Digital humanists ask: how are digital technologies are impacting our humanity, and how can digital technologies be used to better explore our humanity? In digital humanities, the emphasis is typically on "building things" — digital archives, web applications, mobile applications — though the things are not an end in themselves but a means of advancing humanistic knowledge and making it available to the public. DIGI brings together courses taught across a range of humanities disciplines, including English, History, Classics, Geography, Romance Languages, Theater and Film, Historic Preservation, Art, and Music, and they are always taught in a “collaboratory” model, involving students as true partners in research projects. Humanities majors have always been recognized, including by prospective employers across the country, for their unique skillsets — an ability to read closely, master large amounts of complex information, and communicate with clarity and verve — but they have occasionally had a tougher time convincing employers that they are ready to “plug in,” especially when it comes to key technical skills. A DIGI certificate helps them make the best of both arguments.

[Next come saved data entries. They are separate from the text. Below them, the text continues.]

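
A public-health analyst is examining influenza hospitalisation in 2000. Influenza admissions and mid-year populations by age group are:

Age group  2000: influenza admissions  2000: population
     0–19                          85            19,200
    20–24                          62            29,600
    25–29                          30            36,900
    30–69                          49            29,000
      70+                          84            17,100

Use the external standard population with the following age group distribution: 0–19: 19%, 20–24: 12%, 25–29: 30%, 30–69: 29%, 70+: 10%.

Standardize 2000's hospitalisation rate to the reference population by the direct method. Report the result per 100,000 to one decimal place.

231.8

Age-specific rates per 100,000 for 2000: 442.71, 209.46, 81.30, 168.97, 491.23.
Standard weights: 0.19, 0.12, 0.30, 0.29, 0.10.
Standardized rate: 0.1900×442.71 + 0.1200×209.46 + 0.3000×81.30 + 0.2900×168.97 + 0.1000×491.23 = 231.7628 per 100,000.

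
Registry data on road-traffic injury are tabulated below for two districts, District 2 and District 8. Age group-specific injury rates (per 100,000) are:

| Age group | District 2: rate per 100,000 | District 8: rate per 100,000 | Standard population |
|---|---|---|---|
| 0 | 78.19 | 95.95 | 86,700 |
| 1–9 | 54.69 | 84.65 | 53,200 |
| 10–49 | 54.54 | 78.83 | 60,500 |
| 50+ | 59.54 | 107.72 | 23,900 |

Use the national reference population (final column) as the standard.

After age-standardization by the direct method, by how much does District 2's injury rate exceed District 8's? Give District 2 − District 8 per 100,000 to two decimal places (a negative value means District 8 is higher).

Standard total = 224,300; weights = 0.3865, 0.2372, 0.2697, 0.1066.
District 2: 0.3865×78.19 + 0.2372×54.69 + 0.2697×54.54 + 0.1066×59.54 = 64.2499 per 100,000.
District 8: 0.3865×95.95 + 0.2372×84.65 + 0.2697×78.83 + 0.1066×107.72 = 89.9062 per 100,000.
Difference = 64.2499 − 89.9062 = -25.6563.

-25.66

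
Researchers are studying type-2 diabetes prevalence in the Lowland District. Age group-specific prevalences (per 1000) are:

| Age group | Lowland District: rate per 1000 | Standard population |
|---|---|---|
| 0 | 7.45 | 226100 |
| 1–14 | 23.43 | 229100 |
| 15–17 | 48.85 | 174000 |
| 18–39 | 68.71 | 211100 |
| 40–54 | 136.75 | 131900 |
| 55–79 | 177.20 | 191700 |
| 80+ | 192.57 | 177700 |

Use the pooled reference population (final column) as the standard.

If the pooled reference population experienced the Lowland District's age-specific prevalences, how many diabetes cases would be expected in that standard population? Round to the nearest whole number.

116283

Expected diabetes cases = Σ (standard pop × age-specific rate ÷ 1000)
= 226100×7.45/1000 + 229100×23.43/1000 + 174000×48.85/1000 + 211100×68.71/1000 + 131900×136.75/1000 + 191700×177.20/1000 + 177700×192.57/1000
= 1684.44 + 5367.81 + 8499.90 + 14504.68 + 18037.33 + 33969.24 + 34219.69 = 116283.09.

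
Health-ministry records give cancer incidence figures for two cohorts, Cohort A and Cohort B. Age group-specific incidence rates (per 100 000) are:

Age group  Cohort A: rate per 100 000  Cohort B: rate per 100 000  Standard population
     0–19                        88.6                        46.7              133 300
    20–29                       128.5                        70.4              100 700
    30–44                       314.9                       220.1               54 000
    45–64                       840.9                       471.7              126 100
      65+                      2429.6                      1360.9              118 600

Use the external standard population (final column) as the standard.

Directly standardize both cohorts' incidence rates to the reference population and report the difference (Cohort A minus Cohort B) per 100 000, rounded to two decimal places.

356.41

Standard total = 532 700; weights = 0.2502, 0.1890, 0.1014, 0.2367, 0.2226.
Cohort A: 0.2502×88.6 + 0.1890×128.5 + 0.1014×314.9 + 0.2367×840.9 + 0.2226×2429.6 = 818.3649 per 100 000.
Cohort B: 0.2502×46.7 + 0.1890×70.4 + 0.1014×220.1 + 0.2367×471.7 + 0.2226×1360.9 = 461.9559 per 100 000.
Difference = 818.3649 − 461.9559 = 356.4090.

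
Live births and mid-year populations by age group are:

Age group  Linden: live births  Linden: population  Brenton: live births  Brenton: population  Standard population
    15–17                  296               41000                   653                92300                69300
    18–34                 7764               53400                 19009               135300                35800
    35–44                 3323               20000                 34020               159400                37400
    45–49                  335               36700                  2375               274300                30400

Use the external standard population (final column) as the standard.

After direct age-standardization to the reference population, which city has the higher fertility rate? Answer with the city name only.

Brenton

Age-specific rates per 1000 for Linden: 7.220, 145.393, 166.150, 9.128.
For Brenton: 7.075, 140.495, 213.425, 8.658.
Standard total = 172900; weights = 0.4008, 0.2071, 0.2163, 0.1758.
Linden: 0.4008×7.220 + 0.2071×145.393 + 0.2163×166.150 + 0.1758×9.128 = 70.5431 per 1000.
Brenton: 0.4008×7.075 + 0.2071×140.495 + 0.2163×213.425 + 0.1758×8.658 = 79.6144 per 1000.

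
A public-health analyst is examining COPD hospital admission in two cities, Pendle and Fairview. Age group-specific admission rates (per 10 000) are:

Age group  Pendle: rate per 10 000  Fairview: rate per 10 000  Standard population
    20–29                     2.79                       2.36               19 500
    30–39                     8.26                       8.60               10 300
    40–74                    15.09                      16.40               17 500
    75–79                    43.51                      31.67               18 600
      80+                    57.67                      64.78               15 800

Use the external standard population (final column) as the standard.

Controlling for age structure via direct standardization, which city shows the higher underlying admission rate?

Standard total = 81 700; weights = 0.2387, 0.1261, 0.2142, 0.2277, 0.1934.
Pendle: 0.2387×2.79 + 0.1261×8.26 + 0.2142×15.09 + 0.2277×43.51 + 0.1934×57.67 = 25.9979 per 10 000.
Fairview: 0.2387×2.36 + 0.1261×8.60 + 0.2142×16.40 + 0.2277×31.67 + 0.1934×64.78 = 24.8982 per 10 000.

Pendle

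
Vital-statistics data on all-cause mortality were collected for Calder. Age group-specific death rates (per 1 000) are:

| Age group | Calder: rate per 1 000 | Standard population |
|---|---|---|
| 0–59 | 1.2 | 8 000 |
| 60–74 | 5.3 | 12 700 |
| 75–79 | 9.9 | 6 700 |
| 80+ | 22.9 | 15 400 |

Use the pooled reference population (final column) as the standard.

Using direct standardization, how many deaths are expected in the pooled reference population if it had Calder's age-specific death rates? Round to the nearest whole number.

496

Expected deaths = Σ (standard pop × age-specific rate ÷ 1 000)
= 8 000×1.2/1 000 + 12 700×5.3/1 000 + 6 700×9.9/1 000 + 15 400×22.9/1 000
= 9.60 + 67.31 + 66.33 + 352.66 = 495.90.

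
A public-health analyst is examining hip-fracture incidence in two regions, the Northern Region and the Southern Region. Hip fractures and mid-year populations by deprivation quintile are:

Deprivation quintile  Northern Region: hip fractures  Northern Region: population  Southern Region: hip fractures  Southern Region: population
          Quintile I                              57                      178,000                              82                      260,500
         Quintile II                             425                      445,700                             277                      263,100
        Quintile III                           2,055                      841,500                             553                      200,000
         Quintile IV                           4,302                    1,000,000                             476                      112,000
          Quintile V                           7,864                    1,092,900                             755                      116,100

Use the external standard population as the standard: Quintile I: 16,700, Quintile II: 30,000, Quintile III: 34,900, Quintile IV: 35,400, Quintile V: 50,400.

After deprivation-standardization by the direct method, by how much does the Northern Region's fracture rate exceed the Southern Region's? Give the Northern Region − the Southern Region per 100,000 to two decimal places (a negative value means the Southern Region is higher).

13.49

Deprivation-specific rates per 100,000 for the Northern Region: 32.02, 95.36, 244.21, 430.20, 719.55.
For the Southern Region: 31.48, 105.28, 276.50, 425.00, 650.30.
Standard total = 167,400; weights = 0.0998, 0.1792, 0.2085, 0.2115, 0.3011.
The Northern Region: 0.0998×32.02 + 0.1792×95.36 + 0.2085×244.21 + 0.2115×430.20 + 0.3011×719.55 = 378.8102 per 100,000.
The Southern Region: 0.0998×31.48 + 0.1792×105.28 + 0.2085×276.50 + 0.2115×425.00 + 0.3011×650.30 = 365.3179 per 100,000.
Difference = 378.8102 − 365.3179 = 13.4923.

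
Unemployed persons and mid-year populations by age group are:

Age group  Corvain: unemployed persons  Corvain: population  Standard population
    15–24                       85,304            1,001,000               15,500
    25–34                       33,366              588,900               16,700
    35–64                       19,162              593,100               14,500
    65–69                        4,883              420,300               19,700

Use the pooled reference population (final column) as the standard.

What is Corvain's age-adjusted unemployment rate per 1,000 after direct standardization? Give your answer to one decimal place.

44.6

Age-specific rates per 1,000 for Corvain: 85.219, 56.658, 32.308, 11.618.
Standard total = 66,400; weights = 0.2334, 0.2515, 0.2184, 0.2967.
Standardized rate: 0.2334×85.219 + 0.2515×56.658 + 0.2184×32.308 + 0.2967×11.618 = 44.6449 per 1,000.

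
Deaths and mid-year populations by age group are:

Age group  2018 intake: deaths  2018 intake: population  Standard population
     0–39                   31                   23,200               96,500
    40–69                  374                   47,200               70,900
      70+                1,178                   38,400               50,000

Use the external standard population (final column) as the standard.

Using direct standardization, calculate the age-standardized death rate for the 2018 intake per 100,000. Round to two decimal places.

1023.27

Age-specific rates per 100,000 for the 2018 intake: 133.62, 792.37, 3067.71.
Standard total = 217,400; weights = 0.4439, 0.3261, 0.2300.
Standardized rate: 0.4439×133.62 + 0.3261×792.37 + 0.2300×3067.71 = 1023.2707 per 100,000.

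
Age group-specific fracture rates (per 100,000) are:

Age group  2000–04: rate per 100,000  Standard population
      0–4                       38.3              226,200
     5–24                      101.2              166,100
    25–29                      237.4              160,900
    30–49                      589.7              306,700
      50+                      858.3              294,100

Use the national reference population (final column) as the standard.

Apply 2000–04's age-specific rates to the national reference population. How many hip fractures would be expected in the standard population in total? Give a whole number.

Expected hip fractures = Σ (standard pop × age-specific rate ÷ 100,000)
= 226,200×38.3/100,000 + 166,100×101.2/100,000 + 160,900×237.4/100,000 + 306,700×589.7/100,000 + 294,100×858.3/100,000
= 86.63 + 168.09 + 381.98 + 1808.61 + 2524.26 = 4969.57.

4970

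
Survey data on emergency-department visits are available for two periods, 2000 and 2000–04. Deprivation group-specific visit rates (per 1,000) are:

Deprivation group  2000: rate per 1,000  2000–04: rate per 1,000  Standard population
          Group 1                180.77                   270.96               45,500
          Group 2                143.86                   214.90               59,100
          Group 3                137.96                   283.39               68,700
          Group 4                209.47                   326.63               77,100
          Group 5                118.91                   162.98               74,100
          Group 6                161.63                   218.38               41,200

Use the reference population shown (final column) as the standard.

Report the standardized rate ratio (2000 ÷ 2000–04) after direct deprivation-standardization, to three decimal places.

Standard total = 365,700; weights = 0.1244, 0.1616, 0.1879, 0.2108, 0.2026, 0.1127.
2000: 0.1244×180.77 + 0.1616×143.86 + 0.1879×137.96 + 0.2108×209.47 + 0.2026×118.91 + 0.1127×161.63 = 158.1229 per 1,000.
2000–04: 0.1244×270.96 + 0.1616×214.90 + 0.1879×283.39 + 0.2108×326.63 + 0.2026×162.98 + 0.1127×218.38 = 248.1690 per 1,000.
Ratio = 158.1229 ÷ 248.1690 = 0.63716.

0.637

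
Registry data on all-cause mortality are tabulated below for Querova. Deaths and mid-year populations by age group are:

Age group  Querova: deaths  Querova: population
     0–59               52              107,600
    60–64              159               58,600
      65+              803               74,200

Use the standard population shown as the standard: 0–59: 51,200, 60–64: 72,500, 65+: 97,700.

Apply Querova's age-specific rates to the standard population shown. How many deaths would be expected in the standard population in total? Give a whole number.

1279

Age-specific rates per 1,000 for Querova: 0.483, 2.713, 10.822.
Expected deaths = Σ (standard pop × age-specific rate ÷ 1,000)
= 51,200×0.483/1,000 + 72,500×2.713/1,000 + 97,700×10.822/1,000
= 24.74 + 196.72 + 1057.32 = 1278.78.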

UGA's Latin American and Caribbean Studies Institute is a coalition of over 150 affiliates from all of UGA’s colleges and professional schools. LACSI promotes research, education, and service & outreach related to Latin America, the Caribbean, and U.S. Latinos. The LACS academic programs are all broad-based and multidisciplinary, offering students a comprehensive perspective on the region and opportunities to explore targeted areas of interest. Course offerings represent a variety of fields, including: African-American Studies, agricultural leadership, anthropology, history, international affairs, journalism and mass communication, literature and culture, music, sociology, and theater. LACS programs also include substantial language training in Spanish, Portuguese, Quechua, and/or French. Students may earn: a major (Bachelor of Arts), minor, and both undergraduate and graduate certificates in Latin American and Caribbean Studies.
Regardless of their major, students of the medieval period have discovered that an interdisciplinary approach is necessary to achieve understanding and expertise in their area of study, ranging across Arabic, Art and Architecture, Classics, Comp Lit, English, French, German, History, Philosophy, and Religion. Through the UGA Medieval Studies Program, undergraduate students can establish an interdisciplinary concentration leading to the Certificate in Medieval Studies while completing their degree in one of the established departments.
The Interdisciplinary Undergraduate Certificate Program in Museum Studies provides a broad overview of the history of museums as well as knowledge of museum theory, methodology, and practice consistent with contemporary national and international standards. The program gives particular attention to issues of museum history, ethics, multiculturalism, the relationships of museums to communities and diverse audiences, educational programs, and an examination of diverse types of collections and interpretations.
The Institute of Native American Studies promotes an interdisciplinary approach to the study of America’s first peoples, with classes in indigenous law, archaeology, history, religion, literature, and public health. Students who choose to focus in this area will receive a Certificate of Native American Studies along with a degree in their primary major.
Through the completion of this program, undergraduate students will gain historical, cultural, political, and linguistic knowledge of Europe. Transnational European Studies encourages students to think both broadly and critically as they develop language skills and intercultural competency, exploring European cultures in their diversity and history.
The Institute for Women’s Studies provides a feminist interdisciplinary perspective on women and gender. In the past 30 years, feminist scholars have contributed to the reinterpretation of existing data and to the presentation of new knowledge about the diversity of women’s experiences. Through course work and outreach, the Institute for Women’s Studies offers students an opportunity to explore women’s lives in global and multicultural contexts.